Monday, November 05, 2012
Four friends have experienced computer failure in the last fortnight and the reason that this blog hasn't been updated recently is because a once relied-upon brand has started to rot from the core:
At the start of the year I bought a refurbished MacBook Pro, after the PowerBook I'd been using for years started having kernel panics and threatening to die: I'd taken it to a friend for attention and reinstalled the OS, but in the end I daren't turn it off in case it wouldn't boot again and I had to resort to leaving it in sleep mode. The display had packed in some time before and would have been prohibitively expensive to replace, but I'd got used to running it with an external monitor until I could afford or was forced to upgrade.
The second-hand A1226 MacBookPro appeared to be in very good condition for a three or four year old model and importantly, came with a shedload of creative software (the software for the old PowerBook wouldn't run on the newer Intel Mac with Mac OS Lion). I'd bought a PowerMac from the same reseller thirteen years before which had served me well, also pre-installed with software, and although his prices were higher than those charged for reconditioned models I could buy elsewhere, installed with nothing more than the system software, it was worth it.

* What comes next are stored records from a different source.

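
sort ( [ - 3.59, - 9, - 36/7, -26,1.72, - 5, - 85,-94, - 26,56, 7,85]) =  [ - 94, - 85, - 26, - 26 , - 9, - 36/7, - 5,  -  3.59, 1.72,7, 56, 85]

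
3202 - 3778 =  - 576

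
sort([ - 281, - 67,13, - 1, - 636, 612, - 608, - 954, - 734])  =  [ - 954, - 734,-636,- 608, - 281, - 67, - 1,  13, 612]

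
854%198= 62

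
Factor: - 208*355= -73840 = - 2^4*5^1 * 13^1*71^1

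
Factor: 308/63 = 2^2*3^( - 2)*11^1 = 44/9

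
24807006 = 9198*2697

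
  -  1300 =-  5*260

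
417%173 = 71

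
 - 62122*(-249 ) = 15468378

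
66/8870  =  33/4435 = 0.01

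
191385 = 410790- 219405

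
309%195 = 114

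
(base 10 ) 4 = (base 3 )11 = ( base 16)4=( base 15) 4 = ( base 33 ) 4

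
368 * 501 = 184368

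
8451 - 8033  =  418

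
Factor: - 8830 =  - 2^1 * 5^1 *883^1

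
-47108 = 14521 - 61629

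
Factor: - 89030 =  - 2^1* 5^1*29^1*307^1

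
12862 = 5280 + 7582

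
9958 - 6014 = 3944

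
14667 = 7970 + 6697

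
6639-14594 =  - 7955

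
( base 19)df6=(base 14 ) 1B60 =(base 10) 4984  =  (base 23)99G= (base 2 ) 1001101111000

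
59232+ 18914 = 78146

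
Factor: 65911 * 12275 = 809057525 = 5^2*19^1*491^1*3469^1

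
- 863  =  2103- 2966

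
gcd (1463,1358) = 7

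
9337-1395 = 7942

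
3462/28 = 123 + 9/14 = 123.64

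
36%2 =0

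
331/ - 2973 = - 331/2973 = - 0.11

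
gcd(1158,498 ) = 6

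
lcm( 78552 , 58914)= 235656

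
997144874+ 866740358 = 1863885232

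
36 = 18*2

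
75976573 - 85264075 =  - 9287502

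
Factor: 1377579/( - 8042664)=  - 2^( - 3) * 7^( - 2)*977^ ( - 1 )*65599^1 = - 65599/382984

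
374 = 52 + 322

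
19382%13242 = 6140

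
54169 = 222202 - 168033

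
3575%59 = 35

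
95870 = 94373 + 1497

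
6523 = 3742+2781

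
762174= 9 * 84686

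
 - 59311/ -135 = 439 + 46/135 = 439.34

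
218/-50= - 5+16/25 =-4.36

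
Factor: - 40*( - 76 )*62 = 188480 = 2^6 * 5^1*19^1 * 31^1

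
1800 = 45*40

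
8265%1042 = 971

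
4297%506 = 249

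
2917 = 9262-6345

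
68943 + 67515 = 136458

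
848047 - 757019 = 91028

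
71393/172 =415 + 13/172 = 415.08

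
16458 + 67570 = 84028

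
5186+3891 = 9077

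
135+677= 812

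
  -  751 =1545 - 2296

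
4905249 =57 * 86057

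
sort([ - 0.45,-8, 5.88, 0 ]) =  [-8, - 0.45,0, 5.88]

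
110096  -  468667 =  - 358571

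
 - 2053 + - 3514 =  - 5567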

The transition to Mac OS Lion wasn't particularly advantageous as it doesn't support old USB audio hardware and various bits of trusted software were no longer available. Annoyingly, the Mail email software wouldn't work properly and couldn't recognise the outgoing mail server: Emails are received but can't be sent. Many handy features of the older OS are hidden or unavailable with Lion.
Peculiarly, the old PowerBook started behaving better and although I still daren't shut it down or risk restarting it unnecessarily, I continued to rely on it for months before getting into to the MacBook Pro.
Once upon a time, towards the end of the last century, Atari computers were arguably the best practical choice if you wanted to produce and play live electronic music on a modest budget, superceding the Alesis sequencer (which Orbital used to use eight of). When Apple computers became affordable, they proved as stable, reliable and long-lasting as their predecessors and had the added bonus of being ideal for photo and video manipulation too.
In the meantime, the internet had come along and Microsoft and PCs had taken over the home market, although they were still fairly useless for creative digital media manipulation, but slowly, once the soundcards were sorted out, it became possible to have a reliable and powerful setup that wasn't a Mac. Those entering the game on a budget were probably more likely to go for a PC, whereas those with years of good experience of Macs would upgrade to better models, or stick with existing and refurbished machines that carried on doing what they were supposed to do for years.
Then the worm got into the apple. Apple went off into the world of iPods, iPhones and iPads, started making computers in a similar way to PCs and in around 2007, so rumour has it, began using a different lead-free solder on the logic board, as a result of which the graphics chip is liable to become detached: This is what happened to mine and as I tried to boot it up, ten minutes after it had been working fine; despite a hopeful chime all it produced was the dreaded black screen of death.
Far from being a case of simply soldering it back on yourself, the solution that Apple offer is a replacement logic board for £390, which some believe is susceptible to the same problem. Some repairers offer to reflow or bake the chip back onto the board for half that price, although there's every chance that the same fault might reoccur after a few months, especially if the processor's busy and getting hot.
Some lucky people have managed to get Apple to replace the logic board for free, if the model is less than four years old: This was the first course of action recommended to me by the reseller I'd bought it from. After a painful and fruitless visit to my nearest 'genius bar', my model / logic board was deemed to be over four years old, despite trying to plead the case that being refurbished, the serial number on the case may not have related to the rest of the machine.
If that encounter was disappointing, the following phone call to the reseller was a kick in the teeth: Not only could he not offer a repaired or replacement logic board, but all he would pay for scrap value was £40. I stopped listening as he started to try to sell me another model for the same price of the original and tried to work out a way to reach through the phone to strangle him.
Thankfully, a friend took pity on me and offered a generous part-exchange, persuading me to buy an older refurbished A1211 model from him, which preceded the A1226 and doesn't have the graphics chip and solder issue. The hard drive from the faulty machine was easily swapped, giving me all the files and software back.
Much time and money, to return to where you were before. Built-in obsolescence?